Translation of the Mirror from Tuscania
A Lesson on Divination

 by Mel Copeland
(from a work published in 1981)



About the Translation

This text carries a warning from King Tarquin, TARCHVNVS. whose name is repeated in the phrase: PAFA TARCHIE, meaning, "Fear! from the Tarchie."



DL-1 FELTVNE ACERN FI AFLI TARKVNVS DAOLO     the god Veltone (possibly meaning Fel, great, an appelation preceeding names of kings and queens), he thunders (L. tono-are-ui-itum, Conj. Pres. 3rd Pers. singl. tonet); they augur/divine/fortell (L. auguro-are, Ind. Pres. 3rd Pers. pl. augurant) he produces/values (L. fio fieri factus sum, Ind. Pres. 3rd Pers. singl. fit) the lords (L. aula-ae; 2nd Decl. Gen. singl. or Nom. pl. -i) Tarquins (Tarchonos, 2nd Decl. Acc. pl. -os) for war (L. bellum -i ; old form, duellum, duellicus, duellator, 2nd Decl. Dat. singl. -o) ;

Note: the last characters are unusual. The "o" (omega) is rare in Etruscan texts, with the "V" rendering that value.

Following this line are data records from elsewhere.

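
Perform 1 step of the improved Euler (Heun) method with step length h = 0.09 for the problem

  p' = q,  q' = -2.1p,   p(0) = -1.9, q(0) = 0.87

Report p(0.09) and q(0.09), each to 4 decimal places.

Heun on (p,q): k1 = f(x_n, state_n); k2 = f(x_n + h, state_n + h·k1); state_{n+1} = state_n + (h/2)·(k1 + k2).
0.000000: (-1.900000, 0.870000)
  k1 = (0.870000, 3.990000)
  predictor → (-1.821700, 1.229100)
  k2 = (1.229100, 3.825570)
  → (-1.805540, 1.221701)
(p(0.09), q(0.09)) ≈ (-1.8055, 1.2217)

-1.8055, 1.2217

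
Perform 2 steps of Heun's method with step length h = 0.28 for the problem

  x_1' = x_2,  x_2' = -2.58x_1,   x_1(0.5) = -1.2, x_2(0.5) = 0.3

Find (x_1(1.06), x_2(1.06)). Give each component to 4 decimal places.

-0.5758, 1.7401

Heun on (x_1,x_2): k1 = f(t_n, state_n); k2 = f(t_n + h, state_n + h·k1); state_{n+1} = state_n + (h/2)·(k1 + k2).
0.500000: (-1.200000, 0.300000)
  k1 = (0.300000, 3.096000)
  predictor → (-1.116000, 1.166880)
  k2 = (1.166880, 2.879280)
  → (-0.994637, 1.136539)
0.780000: (-0.994637, 1.136539)
  k1 = (1.136539, 2.566163)
  predictor → (-0.676406, 1.855065)
  k2 = (1.855065, 1.745127)
  → (-0.575812, 1.740120)
(x_1(1.06), x_2(1.06)) ≈ (-0.5758, 1.7401)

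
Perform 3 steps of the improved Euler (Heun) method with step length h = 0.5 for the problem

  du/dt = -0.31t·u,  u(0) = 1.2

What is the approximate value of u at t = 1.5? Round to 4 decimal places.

Heun: k1 = f(t_n, u_n); k2 = f(t_n + h, u_n + h·k1); u_{n+1} = u_n + (h/2)·(k1 + k2).
t=0.000000, u=1.200000:
  k1 = f(0.000000, 1.200000) = 0.000000
  k2 = f(0.500000, 1.200000) = -0.186000
  u ← 1.200000 + (0.5/2)·(0.000000 + (-0.186000)) = 1.153500
t=0.500000, u=1.153500:
  k1 = f(0.500000, 1.153500) = -0.178792
  k2 = f(1.000000, 1.064104) = -0.329872
  u ← 1.153500 + (0.5/2)·(-0.178792 + (-0.329872)) = 1.026334
t=1.000000, u=1.026334:
  k1 = f(1.000000, 1.026334) = -0.318163
  k2 = f(1.500000, 0.867252) = -0.403272
  u ← 1.026334 + (0.5/2)·(-0.318163 + (-0.403272)) = 0.845975
u(1.5) ≈ 0.8460

0.8460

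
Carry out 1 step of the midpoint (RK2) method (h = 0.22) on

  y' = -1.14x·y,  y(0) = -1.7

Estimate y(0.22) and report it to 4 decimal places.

-1.6531

Midpoint: k1 = f(x_n, y_n); k2 = f(x_n + h/2, y_n + (h/2)·k1); y_{n+1} = y_n + h·k2.
x=0.000000, y=-1.700000:
  k1 = f(0.000000, -1.700000) = 0.000000
  k2 = f(0.110000, -1.700000) = 0.213180
  y ← -1.700000 + 0.22·0.213180 = -1.653100
y(0.22) ≈ -1.6531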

The "u" is conveyed by the "F," following a vowel, such as AFLI = Auli. Also, the "d" is rare, usually conveyed by the "t" and sometimes the theta (Θ). The "O" is usually an "R," which we believe is a "double r;" another "r" is written as "P," and the penmanship on this character can vary in the hight of the shaft, sometimes with no shaft at all, appearing as a "D."  The probable option would be DAOLO, duello, "for war," particularly in view of the Roman practice to read the auspices, often calling forth an Etruscan augur, before engaging in battle. Veltune is shown with a spear, which further indicates that the matter being revealed has to do with war. TARCHONOS coincides in spelling with another Greek name used in Etruscan mirrors, of Ajax Telemonos: AIFAS (See also EIFAS) TELaMONOS (TELMVNVS).

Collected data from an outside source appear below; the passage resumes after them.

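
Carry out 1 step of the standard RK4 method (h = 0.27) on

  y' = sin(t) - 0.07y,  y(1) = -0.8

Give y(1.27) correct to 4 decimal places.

RK4: k1 = f(t_n, y_n); k2 = f(t_n + h/2, y_n + (h/2)·k1); k3 = f(t_n + h/2, y_n + (h/2)·k2); k4 = f(t_n + h, y_n + h·k3); y_{n+1} = y_n + (h/6)·(k1 + 2k2 + 2k3 + k4).
t=1.000000, y=-0.800000:
  k1 = f(1.000000, -0.800000) = 0.897471
  k2 = f(1.135000, -0.678841) = 0.954053
  k3 = f(1.135000, -0.671203) = 0.953518
  k4 = f(1.270000, -0.542550) = 0.993079
  y ← -0.800000 + (0.27/6)·(k1 + 2k2 + 2k3 + k4) = -0.543244
y(1.27) ≈ -0.5432

-0.5432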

Our vocabulary comes from the Etruscan GlossaryA.xls; See also Table 1.

DL-9 PAFA TARCHIE   Fear! (L. paveo, pavere, pavi, intransit, Imper. singl. pavē ) Tarkie the Tarquins (L. Tarquinii-orum) an Etruscan line which founded the city of Rome. The "ie" is a common suffix, as in PHERIE, PINIE, ACIE,  ASIE, ATIE, CERNIIE, COKIE, IOCIE (IVCIE), NANIE, NECHIE (NEKIE). If TARKVNVS is 2nd Decl. Acc. pl. -os, then TARCHIE would appear to be 3rd Decl. Abl. sing. -e. This would suggest that the phrase PAFA TARCHIE reads, "Fear! by, with, from Tarquin."

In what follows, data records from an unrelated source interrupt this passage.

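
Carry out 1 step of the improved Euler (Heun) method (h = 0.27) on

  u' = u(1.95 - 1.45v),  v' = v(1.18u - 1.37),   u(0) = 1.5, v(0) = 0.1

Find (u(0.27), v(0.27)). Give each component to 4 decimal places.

2.4044, 0.1243

Heun on (u,v): k1 = f(x_n, state_n); k2 = f(x_n + h, state_n + h·k1); state_{n+1} = state_n + (h/2)·(k1 + k2).
0.000000: (1.500000, 0.100000)
  k1 = (2.707500, 0.040000)
  predictor → (2.231025, 0.110800)
  k2 = (3.992062, 0.139897)
  → (2.404441, 0.124286)
(u(0.27), v(0.27)) ≈ (2.4044, 0.1243)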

Comment: Veltune is described by Massimo Pallottino, "The Etruscans," Indian University Press, 1975, p. 141 : "...Veltha or Veltune or Voltumna (Vertumnus in its Latin form) – a god with strange and contrasting attributes, represented at times as a maleficient monster, at others as a vegetation god of uncertain sex, or even as a mighty war god. By a typical process, this local earth spirit, worshiped in a small part of southern Etruria, is individualized and transformed into a superior divinity, the national god par excellence, the deus Etruriae princpets (Varro, De ling. lat., V, 46). In the same way, the protecting spirits of war, represented as armed heroes, tend to coalesce into a single deity, the Italic Etrusco-Roman Mars, on the model of the Greek god Ares."